Trous noirs Piranhas

article original publié par Science @ Nasa
auteur : Docteur Tony Phillips
traduction de Didier Jamet
28 JUILLET 2007

Vue d\'artiste d\'un trou noir supermassif engloutissant la matière environnante
Vue d'artiste d'un trou noir supermassif engloutissant la matière environnante

NASA/CXC/M.Weiss

Au cœur de notre galaxie, la Voie Lactée, est tapi un extraordinaire trou noir, si grand que les astronomes le qualifient de " supermassif ". Il se repaît depuis si longtemps du noyau de notre galaxie qu’il a accumulé dans son minuscule ventre une masse dépassant le million de Soleil.

Comment les astronomes savent tout cela ? Par définition, on ne peut pas voir un trou noir. Mais il se révèle à chaque fois qu’une étoile en errance ou un nuage de gaz s’aventure trop près : la matière tombant dans un trou noir est désintégrée et surchauffée, ce qui lui fait émettre de bouffées de radiation de haute énergie juste avant qu’elle ne disparaisse au-delà de l’horizon du trou noir. De temps à autre, un rot de rayons X émane du noyau de la galaxie, et les astronomes voient passer un nouveau plat.

De nos jours, ces rots sont plutôt rares, mais parmi les astronomes, nombreux sont ceux qui pensent que le " monstre du milieu " de la Voie Lactée était jadis beaucoup plus actif. Terriblement plus. Paul Martini, de l’Ohio State University (OSU) nous explique pourquoi : " il y a des milliards d’années de cela, alors que notre galaxie était encore en enfance, il y avait beaucoup plus de " nourriture " au centre de notre galaxie, c’est à dire plus d’étoiles et de gaz susceptibles d’être engloutis par le monstre. " Il n’est pas loin de penser que le centre de notre galaxie aurait pu être le siège d’une véritable " frénésie alimentaire ", provoquant l’illumination du cœur de la Voie Lactée au point de lui donner l’éclat d’un phare cosmique portant jusqu’au milieu de l’Univers.

Cela pourrait-il être le cas ?

Pour le savoir, il faudrait pouvoir voyager dans le temps.

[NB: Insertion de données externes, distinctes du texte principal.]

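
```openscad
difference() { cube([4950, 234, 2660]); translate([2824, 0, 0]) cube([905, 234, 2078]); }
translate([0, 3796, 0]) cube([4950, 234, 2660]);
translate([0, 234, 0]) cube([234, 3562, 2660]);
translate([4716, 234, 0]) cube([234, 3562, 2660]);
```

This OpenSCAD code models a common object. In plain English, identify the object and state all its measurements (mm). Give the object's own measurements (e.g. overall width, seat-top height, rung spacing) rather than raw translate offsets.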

Même si ça paraît incroyable, les astronomes font ça très bien. " En observant des galaxies distantes de milliards d’années-lumière, nous les voyons telles qu’elles étaient il y a des milliards d’années " explique Martini. " Cela peut nous donner une bonne idée de l’état dans lequel était la Vois Lactée lorsqu’elle était jeune. "

Aussi, dans une tentative menée par Jason Eastman, un étudiant de l’OSU, Paul Martini et ses collègues ont utilisé les données du télescope spatial Chandra de la NASA pour examiner 12 amas de galaxies répartis sur des distances s’échelonnant entre 2,4 et 5,7 milliards d’années-lumière. Leur but : voir comment les noyaux galactiques évoluent avec le temps.

Ce qu’ils ont observé leur a rappelé ce qu’Eastman appelle " des piranhas dans un aquarium très bien achalandé ". Ce qu’il veut dire par là, c’est que les galaxies des plus lointains amas ont tendance à être très actives. Les trous noirs situés en leur centre consomment de la matière à une vitesse folle, engendrant de copieuses rations de rayons X.

Les galaxies un peu plus évoluées, dans les amas plus proches, sont relativement calmes avec des noyaux 20 fois moins brillants en rayons X. À mesure que le temps passe, la frénésie diminue. " Ce n’est pas que les trous noirs n’aient plus faim " précise Eastman, " c’est juste que plus rien de substantiel ne passe à leur portée. "

" La nourriture, ou si vous voulez le carburant nécessaire à un trou noir central, on pense qu’il s’agit principalement de gaz " ajoute Martini. " Il est probable qu’une étoile de passage soit aussi gobée de temps en temps, mais la plupart des chercheurs sont d’accord pour dire que les nuages de gaz sont la principale source de carburant. "

En somme, le tableau est le suivant : lorsque les galaxies sont jeunes, un trou noir se forme au centre. Pourquoi ? " Parce que c’est le point le plus bas du puits gravitationnel creusé par la galaxie " répond Martini. " Le gaz, les étoiles, même des trous noirs plus petits, tout migre vers le centre de la galaxie au fil du temps. " Au début, le gaz est abondant, et le trou noir se bâfre littéralement, se signalant de lui-même au cosmos par d’intenses radiations X de haute énergie. À mesure que le temps passe, le noyau s’appauvrit en gaz et autres nourritures. D’ici à ce que la galaxie atteigne l’âge de la Voie Lactée (plus de 10 milliards d’années), le trou noir central a atteint une masse équivalant à plusieurs millions de soleils, et ne fait que grignoter de temps en temps. Le poisson a toujours aussi faim, mais l’eau est presque vide.